If Ukraine is victorious, the international alliance of democracies will win, and the axis of autocracies around Russia will lose. In this scenario, not only will other democracies become more secure, self-confident, and energized, but also it is likely that more democracies will appear—above all, in the post-communist world from Eastern Europe to Central Asia. Diffusion, spillover, or domino effects could also trigger new or re-democratizations elsewhere.

Conversely, a Russian victory will embolden autocratic regimes and anti-democratic groups throughout the world. In such a scenario, democratic rule and open societies would become stigmatized as feeble, ineffective, or even doomed. The recent worldwide decline of democracy will be less likely to reverse and may continue further or accelerate.

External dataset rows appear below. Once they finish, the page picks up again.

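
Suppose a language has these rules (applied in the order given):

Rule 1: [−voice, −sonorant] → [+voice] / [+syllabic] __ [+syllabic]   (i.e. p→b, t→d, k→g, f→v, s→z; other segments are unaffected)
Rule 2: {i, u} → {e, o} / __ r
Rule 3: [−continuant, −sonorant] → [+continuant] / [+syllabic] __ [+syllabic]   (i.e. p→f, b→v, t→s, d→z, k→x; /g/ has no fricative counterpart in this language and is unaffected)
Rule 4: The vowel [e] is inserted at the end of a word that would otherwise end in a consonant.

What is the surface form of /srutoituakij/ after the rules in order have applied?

Rule 1 (intervocalic voicing): /t/ is a voiceless obstruent between vowels /u/ and /o/, so it voices to [d]. /t/ is a voiceless obstruent between vowels /i/ and /u/, so it voices to [d]. /k/ is a voiceless obstruent between vowels /a/ and /i/, so it voices to [g]. /srutoituakij/ → srudoiduagij.
Rule 2 (pre-rhotic lowering): no segment meets the environment; /srudoiduagij/ is unchanged.
Rule 3 (intervocalic spirantization): /d/ is a stop between vowels /u/ and /o/, so it spirantizes to the fricative [z]. /d/ is a stop between vowels /i/ and /u/, so it spirantizes to the fricative [z]. /srudoiduagij/ → sruzoizuagij.
Rule 4 (final e-epenthesis): the form ends in the consonant /j/, so [e] is inserted word-finally. /sruzoizuagij/ → sruzoizuagije.

sruzoizuagije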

While the “Ukraine Crisis” is not the cause of democracy’s current problems, its successful resolution would revitalize worldwide democratization.

Transferable Innovations

A third, so far, underappreciated aspect of Kyiv’s contribution to global progress is the growing number of new and partly revolutionary Ukrainian cognitive, institutional, and technological advances that can be applied elsewhere. Already before the escalation of the Russo-Ukrainian War in 2022, Kyiv initiated some domestic reforms that could also be relevant for the modernization of other transition countries. After the victory of the Euromaidan uprising or Revolution of Dignity in February 2014, Ukraine started to restructure its state-society relations fundamentally.